Arrêt du 2 juillet 2024  
 
IVe Cour de droit public  
 
Composition 
MM. et Mmes les Juges fédéraux Wirthlin, Président, Maillard, Heine, Viscione et Scherrer Reber. 
Greffière : Mme Castella. 
 
Participants à la procédure 
A.________, 
représenté par Me Jean-Michel Duc, avocat, 
recourant, 
 
contre  
 
Caisse cantonale vaudoise de compensation AVS, rue des Moulins 3, 1800 Vevey, 
intimée. 
 
Objet 
Prestation complémentaire à l'AVS/AI, 
 
recours contre l'arrêt du Tribunal cantonal du canton de Vaud du 25 septembre 2023 (PC 1/23 - 32/2023). 
 
 
Faits :  
 
A.  
 
A.a. A.________, né en 1968, est séparé de son épouse avec laquelle il a eu deux enfants. Du 15 septembre 2008 au 30 septembre 2017, il a travaillé en tant que conseiller à la clientèle au service de la B.________ SA, activité pour laquelle il était assuré pour la prévoyance professionnelle auprès de la Personalvorsorgestiftung C.________ (ci-après: la fondation de prévoyance C.________). Par la suite, il s'est annoncé à l'assurance-chômage. À compter du 1 er novembre 2019, il a bénéficié du soutien du Centre social régional de l'Ouest lausannois.  
 
A.b.

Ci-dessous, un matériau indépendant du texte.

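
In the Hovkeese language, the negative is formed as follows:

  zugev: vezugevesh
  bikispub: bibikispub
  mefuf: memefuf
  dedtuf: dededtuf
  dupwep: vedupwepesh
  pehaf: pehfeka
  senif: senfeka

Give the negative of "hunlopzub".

mefuf and senif both end in -f yet inflect differently (memefuf, senfeka), so the final letter is not what conditions the rule; the last vowel is.
"hunlopzub" has last vowel 'u'. The stems whose last vowel is 'u' (mefuf → memefuf, dedtuf → dededtuf, bikispub → bibikispub) repeat the first consonant+vowel as a prefix.
The other patterns: stems whose last vowel is 'e' add ve- … -esh around the stem; stems whose last vowel is 'a' or 'i' delete the last vowel and add -eka.
So hunlopzub → huhunlopzub.

huhunlopzub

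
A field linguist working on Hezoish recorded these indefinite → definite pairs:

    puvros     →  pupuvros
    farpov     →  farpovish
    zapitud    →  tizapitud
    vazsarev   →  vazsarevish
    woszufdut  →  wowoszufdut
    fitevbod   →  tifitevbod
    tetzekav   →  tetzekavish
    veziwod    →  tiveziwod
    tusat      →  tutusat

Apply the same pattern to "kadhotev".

farpov and veziwod both have last vowel 'o' yet inflect differently (farpovish, tiveziwod), so the last vowel is not what conditions the rule; the final letter is.
"kadhotev" ends in -v. The stems ending in -v (vazsarev → vazsarevish, farpov → farpovish, tetzekav → tetzekavish) add -ish.
The other patterns: stems ending in -d add the prefix ti-; stems ending in -s or -t repeat the first consonant+vowel as a prefix.
So kadhotev → kadhotevish.

kadhotevish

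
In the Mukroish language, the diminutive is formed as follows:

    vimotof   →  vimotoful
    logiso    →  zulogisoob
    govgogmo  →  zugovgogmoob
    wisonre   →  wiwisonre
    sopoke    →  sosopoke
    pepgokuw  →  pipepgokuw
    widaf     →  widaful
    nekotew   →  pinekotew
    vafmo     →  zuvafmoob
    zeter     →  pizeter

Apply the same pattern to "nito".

zunitoob

vimotof and govgogmo both have last vowel 'o' yet inflect differently (vimotoful, zugovgogmoob), so the last vowel is not what conditions the rule; the final letter is.
"nito" ends in -o. The stems ending in -o (govgogmo → zugovgogmoob, vafmo → zuvafmoob, logiso → zulogisoob) add zu- … -ob around the stem.
The other patterns: stems ending in -e repeat the first consonant+vowel as a prefix; stems ending in -f add -ul; stems ending in -r or -w add the prefix pi-.
So nito → zunitoob.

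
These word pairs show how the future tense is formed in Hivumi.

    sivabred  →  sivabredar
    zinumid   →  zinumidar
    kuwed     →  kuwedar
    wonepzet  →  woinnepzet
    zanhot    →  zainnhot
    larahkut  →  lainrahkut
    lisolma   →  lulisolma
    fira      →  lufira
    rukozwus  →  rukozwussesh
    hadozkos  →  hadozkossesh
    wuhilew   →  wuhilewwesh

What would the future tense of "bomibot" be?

boinmibot

sivabred and wonepzet both have last vowel 'e' yet inflect differently (sivabredar, woinnepzet), so the last vowel is not what conditions the rule; the final letter is.
"bomibot" ends in -t. The stems ending in -t (wonepzet → woinnepzet, zanhot → zainnhot, larahkut → lainrahkut) insert -in- after the first vowel.
The other patterns: stems ending in -d add -ar; stems ending in -a add the prefix lu-; stems ending in -s or -w double the final consonant and add -esh.
So bomibot → boinmibot.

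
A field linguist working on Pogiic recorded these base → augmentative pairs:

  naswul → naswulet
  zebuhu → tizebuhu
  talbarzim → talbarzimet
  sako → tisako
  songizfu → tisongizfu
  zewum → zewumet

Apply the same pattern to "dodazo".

"dodazo" ends in a vowel. The stems ending in a vowel (sako → tisako, songizfu → tisongizfu, zebuhu → tizebuhu) add the prefix ti-.
So dodazo → tidodazo.

tidodazo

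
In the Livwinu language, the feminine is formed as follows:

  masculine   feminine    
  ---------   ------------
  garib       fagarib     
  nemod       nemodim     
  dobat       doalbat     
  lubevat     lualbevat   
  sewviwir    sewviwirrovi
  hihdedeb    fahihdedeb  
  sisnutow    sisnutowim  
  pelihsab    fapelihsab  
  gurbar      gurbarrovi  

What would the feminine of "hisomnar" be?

hisomnarrovi

garib and sewviwir both have last vowel 'i' yet inflect differently (fagarib, sewviwirrovi), so the last vowel is not what conditions the rule; the final letter is.
"hisomnar" ends in -r. The stems ending in -r (sewviwir → sewviwirrovi, gurbar → gurbarrovi) double the final consonant and add -ovi.
So hisomnar → hisomnarrovi.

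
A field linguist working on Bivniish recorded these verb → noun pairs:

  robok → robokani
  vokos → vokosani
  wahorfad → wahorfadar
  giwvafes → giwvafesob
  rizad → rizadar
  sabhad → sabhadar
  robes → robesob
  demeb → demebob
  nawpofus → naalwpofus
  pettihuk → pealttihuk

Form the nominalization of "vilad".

viladar

robes and vokos both end in -s yet inflect differently (robesob, vokosani), so the final letter is not what conditions the rule; the last vowel is.
"vilad" has last vowel 'a'. The stems whose last vowel is 'a' (wahorfad → wahorfadar, sabhad → sabhadar, rizad → rizadar) add -ar.
The other patterns: stems whose last vowel is 'e' add -ob; stems whose last vowel is 'o' add -ani; stems whose last vowel is 'u' insert -al- after the first vowel.
So vilad → viladar.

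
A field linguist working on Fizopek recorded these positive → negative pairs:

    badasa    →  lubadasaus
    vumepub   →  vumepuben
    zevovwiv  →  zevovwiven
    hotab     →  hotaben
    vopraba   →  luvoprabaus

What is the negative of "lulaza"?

"lulaza" ends in a vowel. The stems ending in a vowel (badasa → lubadasaus, vopraba → luvoprabaus) add lu- … -us around the stem.
So lulaza → lululazaus.

lululazaus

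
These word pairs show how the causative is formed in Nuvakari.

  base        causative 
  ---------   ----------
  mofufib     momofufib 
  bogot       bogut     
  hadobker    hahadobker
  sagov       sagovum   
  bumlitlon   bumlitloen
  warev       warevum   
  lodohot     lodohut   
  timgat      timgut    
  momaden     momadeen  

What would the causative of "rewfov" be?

rewfovum

sagov and lodohot both have last vowel 'o' yet inflect differently (sagovum, lodohut), so the last vowel is not what conditions the rule; the final letter is.
"rewfov" ends in -v. The stems ending in -v (warev → warevum, sagov → sagovum) add -um.
So rewfov → rewfovum.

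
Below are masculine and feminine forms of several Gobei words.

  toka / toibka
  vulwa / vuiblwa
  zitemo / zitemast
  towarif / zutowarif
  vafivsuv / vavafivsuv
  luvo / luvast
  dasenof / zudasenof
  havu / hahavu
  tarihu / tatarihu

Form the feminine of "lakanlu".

lalakanlu

luvo and dasenof both have last vowel 'o' yet inflect differently (luvast, zudasenof), so the last vowel is not what conditions the rule; the final letter is.
"lakanlu" ends in -u. The stems ending in -u (havu → hahavu, tarihu → tatarihu) repeat the first consonant+vowel as a prefix.
The other patterns: stems ending in -o drop the final letter and add -ast; stems ending in -f add the prefix zu-; stems ending in -a insert -ib- after the first vowel.
So lakanlu → lalakanlu.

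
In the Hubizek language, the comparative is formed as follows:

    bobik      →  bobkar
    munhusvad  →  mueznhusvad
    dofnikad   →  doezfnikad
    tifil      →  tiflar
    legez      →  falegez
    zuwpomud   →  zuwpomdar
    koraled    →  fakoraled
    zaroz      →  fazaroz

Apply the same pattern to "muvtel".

famuvtel

"muvtel" has last vowel 'e'. The stems whose last vowel is 'e' (koraled → fakoraled, legez → falegez) add the prefix fa-.
So muvtel → famuvtel.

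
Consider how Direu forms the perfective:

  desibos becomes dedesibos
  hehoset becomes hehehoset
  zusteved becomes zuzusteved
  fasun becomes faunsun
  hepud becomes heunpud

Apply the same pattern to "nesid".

zusteved and hepud both end in -d yet inflect differently (zuzusteved, heunpud), so the final letter is not what conditions the rule; the number of vowels is.
"nesid" has 2 vowels. The stems with 2 vowels (fasun → faunsun, hepud → heunpud) insert -un- after the first vowel.
So nesid → neunsid.

neunsid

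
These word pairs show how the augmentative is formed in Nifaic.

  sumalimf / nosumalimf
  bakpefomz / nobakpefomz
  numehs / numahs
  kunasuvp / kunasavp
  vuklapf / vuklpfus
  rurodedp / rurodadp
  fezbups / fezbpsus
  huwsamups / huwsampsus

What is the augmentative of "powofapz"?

powofpzus

"powofapz" has second-to-last letter 'p'. The stems whose second-to-last letter is 'p' (vuklapf → vuklpfus, huwsamups → huwsampsus, fezbups → fezbpsus) delete the last vowel and add -us.
The other patterns: stems whose second-to-last letter is 'm' add the prefix no-; stems whose second-to-last letter is 'd', 'h' or 'v' change the last vowel to 'a'.
So powofapz → powofpzus.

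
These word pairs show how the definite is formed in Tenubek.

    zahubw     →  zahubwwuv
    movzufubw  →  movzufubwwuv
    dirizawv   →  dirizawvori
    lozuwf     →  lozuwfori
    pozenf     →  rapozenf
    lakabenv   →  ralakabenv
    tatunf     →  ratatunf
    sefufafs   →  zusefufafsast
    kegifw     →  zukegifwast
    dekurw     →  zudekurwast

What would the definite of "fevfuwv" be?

fevfuwvori

"fevfuwv" has second-to-last letter 'w'. The stems whose second-to-last letter is 'w' (dirizawv → dirizawvori, lozuwf → lozuwfori) add -ori.
The other patterns: stems whose second-to-last letter is 'b' double the final consonant and add -uv; stems whose second-to-last letter is 'n' add the prefix ra-; stems whose second-to-last letter is 'f' or 'r' add zu- … -ast around the stem.
So fevfuwv → fevfuwvori.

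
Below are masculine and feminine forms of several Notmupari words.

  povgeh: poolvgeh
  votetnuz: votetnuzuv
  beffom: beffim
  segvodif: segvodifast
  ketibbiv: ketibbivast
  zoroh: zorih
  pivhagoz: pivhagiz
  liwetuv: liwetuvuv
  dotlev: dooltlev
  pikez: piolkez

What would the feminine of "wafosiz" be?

dotlev and ketibbiv both end in -v yet inflect differently (dooltlev, ketibbivast), so the final letter is not what conditions the rule; the last vowel is.
"wafosiz" has last vowel 'i'. The stems whose last vowel is 'i' (segvodif → segvodifast, ketibbiv → ketibbivast) add -ast.
So wafosiz → wafosizast.

wafosizast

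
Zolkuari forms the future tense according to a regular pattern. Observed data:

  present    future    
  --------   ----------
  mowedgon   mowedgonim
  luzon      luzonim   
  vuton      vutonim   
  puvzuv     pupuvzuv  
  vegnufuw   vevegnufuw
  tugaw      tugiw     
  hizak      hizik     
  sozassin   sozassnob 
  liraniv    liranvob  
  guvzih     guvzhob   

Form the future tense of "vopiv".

vegnufuw and tugaw both end in -w yet inflect differently (vevegnufuw, tugiw), so the final letter is not what conditions the rule; the last vowel is.
"vopiv" has last vowel 'i'. The stems whose last vowel is 'i' (sozassin → sozassnob, liraniv → liranvob, guvzih → guvzhob) delete the last vowel and add -ob.
The other patterns: stems whose last vowel is 'o' add -im; stems whose last vowel is 'u' repeat the first consonant+vowel as a prefix; stems whose last vowel is 'a' change the last vowel to 'i'.
So vopiv → vopvob.

vopvob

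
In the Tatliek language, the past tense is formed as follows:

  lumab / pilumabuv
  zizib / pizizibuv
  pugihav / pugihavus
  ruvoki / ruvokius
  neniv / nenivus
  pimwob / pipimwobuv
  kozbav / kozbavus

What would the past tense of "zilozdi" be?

zilozdius

zizib and neniv both have last vowel 'i' yet inflect differently (pizizibuv, nenivus), so the last vowel is not what conditions the rule; the final letter is.
"zilozdi" ends in -i. The one such stem in the data (ruvoki → ruvokius) adds -us, so the same rule applies.
So zilozdi → zilozdius.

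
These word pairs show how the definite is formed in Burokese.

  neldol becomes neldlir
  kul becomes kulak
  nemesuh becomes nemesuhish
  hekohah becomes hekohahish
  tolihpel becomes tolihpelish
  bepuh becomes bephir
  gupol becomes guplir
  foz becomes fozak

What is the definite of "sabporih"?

kul and neldol both end in -l yet inflect differently (kulak, neldlir), so the final letter is not what conditions the rule; the number of vowels is.
"sabporih" has 3 vowels. The stems with 3 vowels (nemesuh → nemesuhish, hekohah → hekohahish, tolihpel → tolihpelish) add -ish.
So sabporih → sabporihish.

sabporihish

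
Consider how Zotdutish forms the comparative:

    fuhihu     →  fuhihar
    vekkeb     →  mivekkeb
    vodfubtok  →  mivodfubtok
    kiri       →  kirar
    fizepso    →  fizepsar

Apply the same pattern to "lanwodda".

fizepso and vodfubtok both have last vowel 'o' yet inflect differently (fizepsar, mivodfubtok), so the last vowel is not what conditions the rule; whether the stem ends in a vowel or a consonant is.
"lanwodda" ends in a vowel. The stems ending in a vowel (kiri → kirar, fuhihu → fuhihar, fizepso → fizepsar) drop the final letter and add -ar.
The other pattern: stems ending in a consonant add the prefix mi-.
So lanwodda → lanwoddar.

lanwoddar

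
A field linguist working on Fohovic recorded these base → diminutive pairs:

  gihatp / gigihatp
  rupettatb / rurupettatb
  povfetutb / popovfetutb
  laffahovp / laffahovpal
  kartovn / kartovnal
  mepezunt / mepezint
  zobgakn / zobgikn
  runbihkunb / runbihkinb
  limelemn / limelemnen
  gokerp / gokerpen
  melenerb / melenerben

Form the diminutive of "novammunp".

novamminp

gihatp and laffahovp both end in -p yet inflect differently (gigihatp, laffahovpal), so the final letter is not what conditions the rule; the second-to-last letter is.
"novammunp" has second-to-last letter 'n'. The stems whose second-to-last letter is 'n' (mepezunt → mepezint, runbihkunb → runbihkinb) change the last vowel to 'i'.
The other patterns: stems whose second-to-last letter is 't' repeat the first consonant+vowel as a prefix; stems whose second-to-last letter is 'v' add -al; stems whose second-to-last letter is 'm' or 'r' add -en.
So novammunp → novamminp.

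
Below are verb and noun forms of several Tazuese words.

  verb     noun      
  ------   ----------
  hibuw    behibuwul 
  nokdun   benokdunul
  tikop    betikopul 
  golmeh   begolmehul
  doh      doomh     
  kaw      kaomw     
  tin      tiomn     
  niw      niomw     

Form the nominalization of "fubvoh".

"fubvoh" has 2 vowels. The stems with 2 vowels (hibuw → behibuwul, nokdun → benokdunul, tikop → betikopul) add be- … -ul around the stem.
The other pattern: stems with 1 vowel insert -om- after the first vowel.
So fubvoh → befubvohul.

befubvohul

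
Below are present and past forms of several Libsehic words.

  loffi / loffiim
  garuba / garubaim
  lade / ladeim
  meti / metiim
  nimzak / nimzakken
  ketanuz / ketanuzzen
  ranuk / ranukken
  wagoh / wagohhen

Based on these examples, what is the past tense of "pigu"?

"pigu" ends in a vowel. The stems ending in a vowel (loffi → loffiim, garuba → garubaim, lade → ladeim) add -im.
The other pattern: stems ending in a consonant double the final consonant and add -en.
So pigu → piguim.

piguim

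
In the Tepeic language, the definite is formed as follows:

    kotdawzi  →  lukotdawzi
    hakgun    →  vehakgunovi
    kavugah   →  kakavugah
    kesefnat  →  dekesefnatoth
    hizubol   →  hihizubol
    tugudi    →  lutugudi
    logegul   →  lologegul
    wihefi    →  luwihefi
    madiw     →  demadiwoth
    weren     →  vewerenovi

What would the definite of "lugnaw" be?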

Par décision du 21 avril 2022, l'Office AI du canton de Vaud a reconnu le droit du prénommé à une rente entière d'invalidité avec effet rétroactif au 1 er octobre 2020. Dans sa motivation, il indiquait que la demande de prestations était tardive, l'assuré présentant une incapacité de travail sans interruption notable depuis le 18 août 2017.  
 
A.c. Le 2 mai 2022, A.________ a déposé une demande de prestations complémentaires, en indiquant notamment qu'une demande de rente de la prévoyance professionnelle était en cours. Parmi les documents annexés à sa demande figurait un extrait de son compte de libre passage auprès de la Fondation institution supplétive LPP, faisant état d'un avoir de 141'531 fr. 93 au 31 décembre 2020.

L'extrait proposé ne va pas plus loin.